As an artist, how do you think your view of formal education is different than that of say a scientist or accountant? What do you think of our education system? How do you think it could be changed to be better?
I think these days, no matter what your concentration in higher learning is, there is no guaranteed job waiting for you when you leave. Sometimes I think my fine arts education made me realize that sooner than someone with science or business degree. I always knew it was going to be a challenge and also accepted that making money and having a successful career don’t have to be codependent. The art world has the same collegiate nepotism that other careers have. Now that I have a daughter and have started saving for college for her and keeping up on the local Board of Education goings on, I think of education totally differently. I think there needs to be a ‘real world’ emphasis in learning hand in hand with book smarts.

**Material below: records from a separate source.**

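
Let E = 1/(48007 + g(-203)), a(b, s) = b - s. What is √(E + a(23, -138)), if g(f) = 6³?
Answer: 24*√94353/581 ≈ 12.689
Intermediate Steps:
g(f) = 216
E = 1/48223 (E = 1/(48007 + 216) = 1/48223 ≈ 2.0737e-5)
√(E + a(23, -138)) = √(1/48223 + (23 - 1*(-138))) = √(1/48223 + (23 + 138)) = √(1/48223 + 161) = √(7763904/48223) = 24*√94353/581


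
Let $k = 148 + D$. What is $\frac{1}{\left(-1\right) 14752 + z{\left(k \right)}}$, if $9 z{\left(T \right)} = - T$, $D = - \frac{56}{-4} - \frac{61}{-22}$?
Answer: $- \frac{198}{2924521} \approx -6.7703 \cdot 10^{-5}$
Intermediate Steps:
$D = \frac{369}{22}$ ($D = \left(-56\right) \left(- \frac{1}{4}\right) - - \frac{61}{22} = 14 + \frac{61}{22} = \frac{369}{22} \approx 16.773$)
$k = \frac{3625}{22}$ ($k = 148 + \frac{369}{22} = \frac{3625}{22} \approx 164.77$)
$z{\left(T \right)} = - \frac{T}{9}$ ($z{\left(T \right)} = \frac{\left(-1\right) T}{9} = - \frac{T}{9}$)
$\frac{1}{\left(-1\right) 14752 + z{\left(k \right)}} = \frac{1}{\left(-1\right) 14752 - \frac{3625}{198}} = \frac{1}{-14752 - \frac{3625}{198}} = \frac{1}{- \frac{2924521}{198}} = - \frac{198}{2924521}$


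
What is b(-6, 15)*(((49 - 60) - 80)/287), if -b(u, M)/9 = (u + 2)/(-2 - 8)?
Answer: 234/205 ≈ 1.1415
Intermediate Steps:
b(u, M) = 9/5 + 9*u/10 (b(u, M) = -9*(u + 2)/(-2 - 8) = -9*(2 + u)/(-10) = -9*(2 + u)*(-1)/10 = -9*(-⅕ - u/10) = 9/5 + 9*u/10)
b(-6, 15)*(((49 - 60) - 80)/287) = (9/5 + (9/10)*(-6))*(((49 - 60) - 80)/287) = (9/5 - 27/5)*((-11 - 80)*(1/287)) = -(-1638)/(5*287) = -18/5*(-13/41) = 234/205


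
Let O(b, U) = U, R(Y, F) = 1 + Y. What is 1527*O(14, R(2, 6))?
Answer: 4581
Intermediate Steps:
1527*O(14, R(2, 6)) = 1527*(1 + 2) = 1527*3 = 4581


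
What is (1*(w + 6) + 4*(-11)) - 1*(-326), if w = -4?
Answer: 284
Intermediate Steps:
(1*(w + 6) + 4*(-11)) - 1*(-326) = (1*(-4 + 6) + 4*(-11)) - 1*(-326) = (1*2 - 44) + 326 = (2 - 44) + 326 = -42 + 326 = 284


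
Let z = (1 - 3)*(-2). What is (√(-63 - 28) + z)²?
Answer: (4 + I*√91)² ≈ -75.0 + 76.315*I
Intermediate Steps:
z = 4 (z = -2*(-2) = 4)
(√(-63 - 28) + z)² = (√(-63 - 28) + 4)² = (√(-91) + 4)² = (I*√91 + 4)² = (4 + I*√91)²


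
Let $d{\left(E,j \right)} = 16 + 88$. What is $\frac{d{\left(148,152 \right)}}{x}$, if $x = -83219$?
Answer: $- \frac{104}{83219} \approx -0.0012497$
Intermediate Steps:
$d{\left(E,j \right)} = 104$
$\frac{d{\left(148,152 \right)}}{x} = \frac{104}{-83219} = 104 \left(- \frac{1}{83219}\right) = - \frac{104}{83219}$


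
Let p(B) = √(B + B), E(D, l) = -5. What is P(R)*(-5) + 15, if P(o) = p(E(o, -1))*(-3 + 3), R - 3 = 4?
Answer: 15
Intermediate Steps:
R = 7 (R = 3 + 4 = 7)
p(B) = √2*√B (p(B) = √(2*B) = √2*√B)
P(o) = 0 (P(o) = (√2*√(-5))*(-3 + 3) = (√2*(I*√5))*0 = (I*√10)*0 = 0)
P(R)*(-5) + 15 = 0*(-5) + 15 = 0 + 15 = 15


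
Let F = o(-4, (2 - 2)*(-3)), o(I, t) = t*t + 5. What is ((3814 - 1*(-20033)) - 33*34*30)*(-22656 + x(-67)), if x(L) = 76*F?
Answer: 218594388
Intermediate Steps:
o(I, t) = 5 + t² (o(I, t) = t² + 5 = 5 + t²)
F = 5 (F = 5 + ((2 - 2)*(-3))² = 5 + (0*(-3))² = 5 + 0² = 5 + 0 = 5)
x(L) = 380 (x(L) = 76*5 = 380)
((3814 - 1*(-20033)) - 33*34*30)*(-22656 + x(-67)) = ((3814 - 1*(-20033)) - 33*34*30)*(-22656 + 380) = ((3814 + 20033) - 1122*30)*(-22276) = (23847 - 33660)*(-22276) = -9813*(-22276) = 218594388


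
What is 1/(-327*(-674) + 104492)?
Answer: 1/324890 ≈ 3.0780e-6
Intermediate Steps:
1/(-327*(-674) + 104492) = 1/(220398 + 104492) = 1/324890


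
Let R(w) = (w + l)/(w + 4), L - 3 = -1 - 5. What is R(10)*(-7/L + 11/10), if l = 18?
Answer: 103/15 ≈ 6.8667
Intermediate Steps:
L = -3 (L = 3 + (-1 - 5) = 3 - 6 = -3)
R(w) = (18 + w)/(4 + w) (R(w) = (w + 18)/(w + 4) = (18 + w)/(4 + w))
R(10)*(-7/L + 11/10) = ((18 + 10)/(4 + 10))*(-7/(-3) + 11/10) = (28/14)*(-7*(-⅓) + 11*(⅒)) = ((1/14)*28)*(7/3 + 11/10) = 2*(103/30) = 103/15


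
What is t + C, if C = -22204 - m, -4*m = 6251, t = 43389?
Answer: 90991/4 ≈ 22748.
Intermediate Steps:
m = -6251/4 (m = -1/4*6251 = -6251/4 ≈ -1562.8)
C = -82565/4 (C = -22204 - 1*(-6251/4) = -22204 + 6251/4 = -82565/4 ≈ -20641.)
t + C = 43389 - 82565/4 = 90991/4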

Which of all your Solo exhibitions was your favorite? What made it so good? What was the most challenging and what did you learn that you wouldn’t have without the difficulty that you faced?
Ah! I don’t want to pick just one. Each has meant something different for me and my body of work, showing is growing. ‘Good’ is when I get to travel to a great place, meet new people and share my work. ‘Bad’ is when I didn’t listen to that voice in the back of my head that said ‘Don’t do this show, something isn’t right’ and then being right.
Are you the ‘find a song you love and listen to ten times in a row’ type person?
Ha! Yes… yes I am. Back in Brooklyn I had an awesome studio mate and we liked similar music but I would always listen to music on headphones because I never wanted to drive him crazy with my repeating and what exactly was repeated is sometimes embarrassing.
Coffee or tea or neither?
Coffee in the morning, tea before bed.